FinBERT + Claude: Multi-Model Pipelines for Sentiment Analysis
General-purpose LLMs are remarkably capable, but in financial NLP, specialized models still have a role. FinBERT — fine-tuned on financial text — brings domain-specific calibration that general models lack. Claude brings reasoning, synthesis, and instruction-following that FinBERT can't do. The combination is more robust than either alone.
The Pipeline
Our sentiment analysis pipeline runs in two stages. First, FinBERT scores each financial text segment (earnings call transcripts, news, filings) on a positive/neutral/negative axis with confidence scores. Second, Claude receives the raw text plus FinBERT's scores as context, and synthesizes a structured analysis: key themes, sentiment drivers, and flags for unusual language patterns.
Why Not Just Claude?
Cost and latency at scale. Processing thousands of earnings call segments per day with a frontier model is expensive.

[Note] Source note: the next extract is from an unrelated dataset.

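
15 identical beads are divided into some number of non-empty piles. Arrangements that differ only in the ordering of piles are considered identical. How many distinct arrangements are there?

Systematic enumeration (by largest part, then next-largest, …) yields 176.

176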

FinBERT runs locally, processes fast, and provides a strong prior. Claude handles the small fraction of segments where FinBERT confidence is low or where deeper synthesis is needed.
Why Not Just FinBERT?
FinBERT gives you a score, not an explanation. When a risk committee asks "why did our system flag this transcript as negative?", a confidence score isn't an answer. Claude provides the reasoning layer.
Results
On our internal benchmark, the hybrid pipeline outperforms either model alone on precision for high-conviction signals — which is the metric that matters in production financial systems.